Historical Sites

House of Menander

Built in the 3rd cent. BC and later expanded to over 1,800 m2, over time the house was renovated (2nd cent. BC -1st cent. AD), moving its fulcrum to the peristyle. It may have belonged to the Poppaei family, related to Poppaea Sabina, Nero’s second wife. The atrium Tuscanicum (with roof supported by beams) has a marble impluvium, paintings in ‘fourth style’ and a small temple for worshiping the Lares (family protectors) and the Genius, the life spirit of the head of the household.
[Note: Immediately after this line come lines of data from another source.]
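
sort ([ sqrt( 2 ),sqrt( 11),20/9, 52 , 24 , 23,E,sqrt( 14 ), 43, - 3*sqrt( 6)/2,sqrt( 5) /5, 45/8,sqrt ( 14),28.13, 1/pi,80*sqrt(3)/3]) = [ - 3*sqrt( 6)/2, 1/pi,sqrt(5) /5,sqrt (2),20/9,E,sqrt(11 ), sqrt(14 ),  sqrt (14 ), 45/8, 23,24, 28.13,43,80*sqrt( 3)/3, 52 ] 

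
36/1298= 18/649  =  0.03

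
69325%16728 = 2413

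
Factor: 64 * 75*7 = 2^6* 3^1*5^2*7^1 = 33600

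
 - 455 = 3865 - 4320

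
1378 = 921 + 457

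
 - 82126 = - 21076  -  61050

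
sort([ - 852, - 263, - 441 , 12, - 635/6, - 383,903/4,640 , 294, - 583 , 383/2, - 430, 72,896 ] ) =[-852,-583, - 441, - 430,-383 ,-263, - 635/6,12, 72,383/2, 903/4, 294, 640, 896 ] 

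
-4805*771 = - 3704655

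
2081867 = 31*67157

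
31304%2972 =1584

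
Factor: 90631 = 90631^1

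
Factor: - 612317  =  -612317^1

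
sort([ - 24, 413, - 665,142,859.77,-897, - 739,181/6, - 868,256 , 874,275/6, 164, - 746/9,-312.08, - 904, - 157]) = [ - 904, - 897, - 868 , - 739, - 665, - 312.08,-157 ,  -  746/9, - 24,  181/6, 275/6, 142,164,  256, 413,  859.77,874 ] 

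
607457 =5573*109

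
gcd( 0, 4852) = 4852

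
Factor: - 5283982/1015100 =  - 2641991/507550=-2^ ( - 1 )*5^(  -  2)*11^1*461^1* 521^1*10151^ (  -  1 ) 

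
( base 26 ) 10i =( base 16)2b6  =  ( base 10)694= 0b1010110110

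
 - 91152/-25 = 3646 + 2/25 = 3646.08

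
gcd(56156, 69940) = 4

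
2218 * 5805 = 12875490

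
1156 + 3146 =4302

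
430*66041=28397630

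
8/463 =8/463  =  0.02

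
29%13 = 3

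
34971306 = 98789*354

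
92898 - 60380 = 32518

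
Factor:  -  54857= - 11^1 * 4987^1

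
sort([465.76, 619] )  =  [ 465.76, 619 ] 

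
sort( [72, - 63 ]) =[ - 63 , 72]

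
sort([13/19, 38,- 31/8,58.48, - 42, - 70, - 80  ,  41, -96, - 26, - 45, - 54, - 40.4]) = [- 96,-80, - 70, - 54, - 45,-42,  -  40.4, - 26 , - 31/8, 13/19 , 38, 41, 58.48 ]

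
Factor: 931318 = 2^1*465659^1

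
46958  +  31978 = 78936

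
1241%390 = 71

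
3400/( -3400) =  - 1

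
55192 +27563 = 82755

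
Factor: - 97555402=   -  2^1*7^1*2347^1*2969^1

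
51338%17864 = 15610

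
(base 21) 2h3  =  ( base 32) 16Q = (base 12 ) 876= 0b10011011010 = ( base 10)1242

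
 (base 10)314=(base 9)378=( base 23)DF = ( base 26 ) C2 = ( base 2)100111010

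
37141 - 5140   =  32001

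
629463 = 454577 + 174886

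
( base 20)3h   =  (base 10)77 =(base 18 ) 45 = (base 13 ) 5C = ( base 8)115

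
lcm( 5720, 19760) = 217360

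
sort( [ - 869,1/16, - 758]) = [-869,- 758,1/16]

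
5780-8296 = -2516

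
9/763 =9/763 = 0.01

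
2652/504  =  5 + 11/42= 5.26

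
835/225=3  +  32/45  =  3.71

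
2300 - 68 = 2232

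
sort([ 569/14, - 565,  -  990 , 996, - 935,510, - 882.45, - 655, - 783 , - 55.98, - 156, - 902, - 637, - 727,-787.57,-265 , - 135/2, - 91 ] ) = [ - 990, - 935, - 902, - 882.45, -787.57 , - 783, - 727, - 655, - 637, - 565, - 265, - 156, - 91, - 135/2, -55.98,569/14,510,996] 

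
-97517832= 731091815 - 828609647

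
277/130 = 2 + 17/130=2.13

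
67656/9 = 22552/3 = 7517.33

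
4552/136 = 33 + 8/17 = 33.47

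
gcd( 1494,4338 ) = 18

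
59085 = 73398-14313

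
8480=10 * 848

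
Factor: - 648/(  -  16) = 81/2  =  2^( - 1)*3^4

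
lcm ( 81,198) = 1782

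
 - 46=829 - 875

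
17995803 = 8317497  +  9678306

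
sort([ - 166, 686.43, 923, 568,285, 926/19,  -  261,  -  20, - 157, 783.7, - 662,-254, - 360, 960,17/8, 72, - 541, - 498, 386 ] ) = [ - 662, - 541, - 498,-360,-261,-254, - 166, - 157, - 20, 17/8, 926/19, 72,285,386, 568, 686.43, 783.7,  923, 960]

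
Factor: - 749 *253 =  -189497 = -7^1*11^1*23^1*107^1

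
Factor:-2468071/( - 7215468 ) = 2^( - 2)*3^( - 1 )*13^( - 1) * 23^(  -  1 )*43^1*2011^( - 1 )  *  57397^1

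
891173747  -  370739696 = 520434051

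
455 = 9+446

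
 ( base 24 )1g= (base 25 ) 1F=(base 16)28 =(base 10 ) 40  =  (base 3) 1111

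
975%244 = 243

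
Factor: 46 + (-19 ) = 27 = 3^3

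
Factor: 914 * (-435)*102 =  - 40554180 = -2^2*3^2*5^1*17^1*29^1*457^1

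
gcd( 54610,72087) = 1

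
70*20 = 1400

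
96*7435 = 713760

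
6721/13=517 = 517.00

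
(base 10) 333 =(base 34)9r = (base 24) DL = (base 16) 14d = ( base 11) 283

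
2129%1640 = 489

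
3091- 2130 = 961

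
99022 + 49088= 148110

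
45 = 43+2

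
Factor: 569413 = 13^1 * 43801^1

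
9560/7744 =1195/968   =  1.23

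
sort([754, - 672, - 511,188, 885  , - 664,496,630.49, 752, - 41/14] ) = [ - 672, - 664, - 511, - 41/14,188,  496,  630.49, 752,754,885] 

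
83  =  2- - 81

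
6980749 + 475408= 7456157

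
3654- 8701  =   - 5047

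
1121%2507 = 1121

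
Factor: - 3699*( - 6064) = 2^4* 3^3*137^1*379^1 = 22430736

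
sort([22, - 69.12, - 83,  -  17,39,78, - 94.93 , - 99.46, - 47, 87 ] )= [ - 99.46, - 94.93, - 83, - 69.12, - 47, -17, 22, 39, 78, 87 ]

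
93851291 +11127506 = 104978797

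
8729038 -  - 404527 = 9133565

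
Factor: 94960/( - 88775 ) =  - 2^4*5^ ( - 1)*53^(-1) * 67^(-1 )*1187^1  =  - 18992/17755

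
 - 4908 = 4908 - 9816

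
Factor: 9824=2^5 * 307^1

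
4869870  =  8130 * 599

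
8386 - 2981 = 5405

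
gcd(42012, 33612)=12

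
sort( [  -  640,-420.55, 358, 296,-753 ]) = [ - 753, - 640, - 420.55, 296 , 358]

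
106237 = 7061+99176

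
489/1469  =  489/1469 = 0.33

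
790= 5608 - 4818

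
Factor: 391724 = 2^2*97931^1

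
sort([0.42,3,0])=[ 0, 0.42,3]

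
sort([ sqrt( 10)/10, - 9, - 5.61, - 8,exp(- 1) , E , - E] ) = [ - 9,-8, - 5.61,-E,sqrt( 10)/10,exp( - 1),E] 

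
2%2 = 0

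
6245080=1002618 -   -  5242462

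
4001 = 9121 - 5120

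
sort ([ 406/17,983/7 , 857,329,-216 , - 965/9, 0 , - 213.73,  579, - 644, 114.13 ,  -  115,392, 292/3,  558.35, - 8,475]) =[ - 644 , - 216 , - 213.73,-115,-965/9, - 8, 0, 406/17,292/3,114.13,983/7,  329,392,  475, 558.35, 579,857 ]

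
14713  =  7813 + 6900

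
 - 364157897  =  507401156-871559053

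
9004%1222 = 450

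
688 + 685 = 1373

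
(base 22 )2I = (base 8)76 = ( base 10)62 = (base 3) 2022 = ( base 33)1t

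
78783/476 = 78783/476 = 165.51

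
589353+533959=1123312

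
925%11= 1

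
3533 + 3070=6603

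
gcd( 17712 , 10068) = 12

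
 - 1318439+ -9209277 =-10527716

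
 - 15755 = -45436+29681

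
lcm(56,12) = 168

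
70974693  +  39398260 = 110372953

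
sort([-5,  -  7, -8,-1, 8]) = [-8 , - 7, - 5,  -  1,8]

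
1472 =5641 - 4169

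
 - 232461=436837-669298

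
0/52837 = 0 = 0.00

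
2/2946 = 1/1473 = 0.00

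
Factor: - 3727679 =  - 23^1*41^1*59^1*67^1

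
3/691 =3/691=0.00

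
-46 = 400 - 446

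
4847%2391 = 65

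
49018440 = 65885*744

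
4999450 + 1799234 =6798684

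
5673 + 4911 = 10584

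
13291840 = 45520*292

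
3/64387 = 3/64387 = 0.00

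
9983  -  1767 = 8216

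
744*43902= 32663088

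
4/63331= 4/63331   =  0.00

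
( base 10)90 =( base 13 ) 6c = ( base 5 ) 330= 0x5A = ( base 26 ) 3C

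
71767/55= 1304+47/55  =  1304.85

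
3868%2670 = 1198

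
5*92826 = 464130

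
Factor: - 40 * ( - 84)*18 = 2^6*3^3*5^1* 7^1 = 60480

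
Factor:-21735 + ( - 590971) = -2^1 *83^1 * 3691^1 = - 612706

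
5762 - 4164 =1598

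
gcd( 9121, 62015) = 1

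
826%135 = 16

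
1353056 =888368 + 464688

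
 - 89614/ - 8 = 44807/4 = 11201.75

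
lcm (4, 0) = 0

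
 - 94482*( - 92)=8692344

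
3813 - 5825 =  -2012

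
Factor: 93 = 3^1 * 31^1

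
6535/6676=6535/6676 = 0.98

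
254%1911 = 254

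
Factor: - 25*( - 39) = 3^1 * 5^2*13^1 = 975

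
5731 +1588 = 7319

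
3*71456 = 214368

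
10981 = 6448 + 4533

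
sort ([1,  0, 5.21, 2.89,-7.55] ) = [-7.55,  0 , 1, 2.89, 5.21]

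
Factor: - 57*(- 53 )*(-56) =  - 2^3*3^1*7^1 * 19^1*53^1= - 169176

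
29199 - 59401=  - 30202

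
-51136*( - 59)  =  3017024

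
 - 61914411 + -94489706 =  - 156404117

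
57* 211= 12027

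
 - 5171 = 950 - 6121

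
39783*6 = 238698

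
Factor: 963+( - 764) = 199=199^1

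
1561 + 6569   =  8130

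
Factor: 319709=13^1*24593^1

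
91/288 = 91/288 = 0.32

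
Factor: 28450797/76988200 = 2^( -3) *3^1*5^( -2)*179^1*52981^1*384941^( - 1 ) 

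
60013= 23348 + 36665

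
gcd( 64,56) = 8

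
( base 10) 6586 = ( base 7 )25126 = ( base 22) DD8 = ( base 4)1212322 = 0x19BA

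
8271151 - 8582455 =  - 311304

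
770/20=77/2 = 38.50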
In the room to the left of the entrance there are three ‘fourth style’ paintings with scenes from the Trojan war; in the ‘green hall’ (opening onto the peristyle) is a fresco with cherubs among grapevines, and with the humorous tale of the wedding of Hippodamia, as well as the lovely colored mosaic with a scene from the Nile, made of tiny tiles. One of the painted niches of the peristyle depicts the Greek playwright Menander, from whom the house takes its name. The bath area, in the process of being restored at the time of the eruption (79 AD), has a courtyard with four columns, changing room, and caldarium (warm room): here the mosaic depicts sea creatures and Negroid figures, and at the entrance a servant offering unguent containers.